Published On: April 24th, 2018 / Categories: housing costs, housing crisis, Palo Alto /

housing crisis

I have previously written in this blog regarding our Golden State’s significant scarcity of housing. As this situation persists, it threatens to tarnish the luster of our economy. Even as the new tech boom drives growth to new heights, an acute lack of residential stock (and concomitant high housing costs) is eroding some of our economic strength. In Mountain View, where Google’s expansion has helped change that city from a sleepy suburb into a technology hive, local authorities have had to make allowances for increased overnight street parking as a result of working families having to live in their RVs because they can’t afford a monthly rent or mortgage.

In their efforts to respond to this situation, lawmakers across the state have been working to come up with proposals to ameliorate this state of affairs. Earlier this year, in the California legislature, State Senator Scott Weiner introduced SB 827 , an ambitious but controversial affordable housing proposal—ambitious because it encouraged the construction of denser, taller housing projects near transit corridors, controversial because it did so by overriding local controls over such projects. Despite the fact that some of the bill’s bolder ideas were scaled back in a nod to critics, however, SB 827 was defeated in a committee vote last week.
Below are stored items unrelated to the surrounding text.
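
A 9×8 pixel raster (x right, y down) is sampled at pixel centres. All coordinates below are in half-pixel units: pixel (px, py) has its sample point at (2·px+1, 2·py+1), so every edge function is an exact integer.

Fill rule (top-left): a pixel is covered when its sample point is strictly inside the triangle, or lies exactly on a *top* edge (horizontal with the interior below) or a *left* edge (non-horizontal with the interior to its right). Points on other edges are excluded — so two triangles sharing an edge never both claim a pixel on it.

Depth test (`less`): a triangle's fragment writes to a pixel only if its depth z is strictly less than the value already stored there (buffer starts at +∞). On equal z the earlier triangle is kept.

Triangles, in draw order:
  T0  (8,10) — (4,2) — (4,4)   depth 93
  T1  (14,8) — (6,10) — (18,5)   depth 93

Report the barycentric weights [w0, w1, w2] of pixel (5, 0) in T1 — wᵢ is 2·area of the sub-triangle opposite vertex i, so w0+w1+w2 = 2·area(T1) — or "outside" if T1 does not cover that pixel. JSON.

T0:
  2·area = 8  (B↔C swapped to make it positive)
  edge (8, 10)→(4, 4): d=(-4,-6) top-left  bias=+0
  edge (4, 4)→(4, 2): d=(0,-2) top-left  bias=+0
  edge (4, 2)→(8, 10): d=(4,8) right/bottom  bias=-1
    (2,2)@(5, 5): e=[2,2,4] → #
    (3,2)@(7, 5): e=[14,6,-12] → ·
    (2,3)@(5, 7): e=[-6,2,12] → ·
  covered (1 px):
    · · · · · · · · ·
    · · · · · · · · ·
    · · # · · · · · ·
    · · · · · · · · ·
    · · · · · · · · ·
    · · · · · · · · ·
    · · · · · · · · ·
    · · · · · · · · ·
T1:
  2·area = 16
  edge (14, 8)→(6, 10): d=(-8,2) right/bottom  bias=-1
  edge (6, 10)→(18, 5): d=(12,-5) top-left  bias=+0
  edge (18, 5)→(14, 8): d=(-4,3) right/bottom  bias=-1
    (7,3)@(15, 7): e=[6,9,1] → #
    (8,3)@(17, 7): e=[2,19,-5] → ·
    (4,4)@(9, 9): e=[2,3,11] → #
    (5,4)@(11, 9): e=[-2,13,5] → ·
    (7,4)@(15, 9): e=[-10,33,-7] → ·
    (4,5)@(9, 11): e=[-14,27,3] → ·
  covered (2 px):
    · · · · · · · · ·
    · · · · · · · · ·
    · · · · · · · · ·
    · · · · · · · # ·
    · · · · # · · · ·
    · · · · · · · · ·
    · · · · · · · · ·
    · · · · · · · · ·

Answer: "outside"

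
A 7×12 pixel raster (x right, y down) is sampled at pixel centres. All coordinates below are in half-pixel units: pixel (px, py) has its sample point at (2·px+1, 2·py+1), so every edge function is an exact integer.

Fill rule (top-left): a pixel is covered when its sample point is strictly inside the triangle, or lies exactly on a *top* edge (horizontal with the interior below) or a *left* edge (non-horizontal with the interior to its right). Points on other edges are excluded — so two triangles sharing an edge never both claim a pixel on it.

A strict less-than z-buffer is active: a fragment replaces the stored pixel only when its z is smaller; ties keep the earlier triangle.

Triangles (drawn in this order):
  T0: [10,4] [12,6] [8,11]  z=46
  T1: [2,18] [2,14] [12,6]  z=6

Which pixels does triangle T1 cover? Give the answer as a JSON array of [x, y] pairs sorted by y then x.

T0:
  2·area = 18
  edge (10, 4)→(12, 6): d=(2,2) right/bottom  bias=-1
  edge (12, 6)→(8, 11): d=(-4,5) right/bottom  bias=-1
  edge (8, 11)→(10, 4): d=(2,-7) top-left  bias=+0
    (3,0)@(7, 1): e=[0,45,-27] → ·  [on edge]
    (4,1)@(9, 3): e=[0,27,-9] → ·  [on edge]
    (5,2)@(11, 5): e=[0,9,9] → ·  [on edge]
    (5,3)@(11, 7): e=[4,1,13] → #
    (6,3)@(13, 7): e=[0,-9,27] → ·  [on edge]
    (4,4)@(9, 9): e=[12,3,3] → #
    (5,4)@(11, 9): e=[8,-7,17] → ·
    (4,5)@(9, 11): e=[16,-5,7] → ·
  covered (2 px):
    · · · · · · ·
    · · · · · · ·
    · · · · · · ·
    · · · · · # ·
    · · · · # · ·
    · · · · · · ·
    · · · · · · ·
    · · · · · · ·
    · · · · · · ·
    · · · · · · ·
    · · · · · · ·
    · · · · · · ·
T1:
  2·area = 40
  edge (2, 18)→(2, 14): d=(0,-4) top-left  bias=+0
  edge (2, 14)→(12, 6): d=(10,-8) top-left  bias=+0
  edge (12, 6)→(2, 18): d=(-10,12) right/bottom  bias=-1
    (5,3)@(11, 7): e=[36,2,2] → #
    (6,3)@(13, 7): e=[44,18,-22] → ·
    (4,4)@(9, 9): e=[28,6,6] → #
    (5,4)@(11, 9): e=[36,22,-18] → ·
    (3,5)@(7, 11): e=[20,10,10] → #
    (4,5)@(9, 11): e=[28,26,-14] → ·
    (2,6)@(5, 13): e=[12,14,14] → #
    (3,6)@(7, 13): e=[20,30,-10] → ·
    (1,7)@(3, 15): e=[4,18,18] → #
    (2,7)@(5, 15): e=[12,34,-6] → ·
    (1,8)@(3, 17): e=[4,38,-2] → ·
  covered (5 px):
    · · · · · · ·
    · · · · · · ·
    · · · · · · ·
    · · · · · # ·
    · · · · # · ·
    · · · # · · ·
    · · # · · · ·
    · # · · · · ·
    · · · · · · ·
    · · · · · · ·
    · · · · · · ·
    · · · · · · ·

Final: [[5,3],[4,4],[3,5],[2,6],[1,7]]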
A week earlier, however, the Palo Alto City Council enacted an ordinance creating a new affordable housing “overlay zone,” in order to encourage construction of below-market rate (“BMR”) housing projects within transit corridors. The overlay zone establishes flexible development standards that property owners may avail themselves of in order to propose and build 100% affordable housing developments within the boundaries of the overlay zone. These projects would still have to pass an architectural review process (albeit somewhat abbreviated), but regulations such as setbacks, density, height restrictions and parking requirements would be relaxed in order to make such projects more economically viable.

Adopting this ordinance after a nearly five hour meeting, the Palo Alto City Council applied many of the development concepts contained in SB 827 to its new overlay zone in order to allow denser, taller, multi-family buildings with restricted parking within transit corridors. This overlay zone will apply to rental housing located within a half-mile radius of Palo Alto’s Caltrain stations at California Avenue and University Avenue, and within a quarter mile of El Camino Real, which is one of the main traffic arterials used by the Santa Clara Valley Transportation Authority (“VTA”) for its bus routes.

In establishing its affordable housing standards for projects in the overlay zone, the City of Palo Alto set the eligibility requirements at 120% of the area median income in order to qualify for affordable housing in the overlay zone. According to Palo Alto Mayor Liz Kniss, “If you go up to 120, we’re talking about the middle. We’re as concerned in many ways about the middle as we are about the low and the very low incomes.” By adopting this overlay zone, the City of Palo Alto is also seeking to do a better job in meeting its state-mandated housing goals. Since 2014, only 393 housing units have been built in Palo Alto (20% of goal) with only 143 units of affordable housing (10% of goal).

While the merits of these proposals are certainly debatable, Palo Alto proponents of this “yes in my back yard” (“YIMBY”) approach are hopeful that they can help address the shortage of housing with approved projects within this overlay zone. These advocates were clearly heartened just last week with news of architectural review board approval of a 57-unit BMR project along El Camino Real. While it is clearly too early to reach any conclusions, there is at least some indication in Palo Alto that these projects may be able to proceed.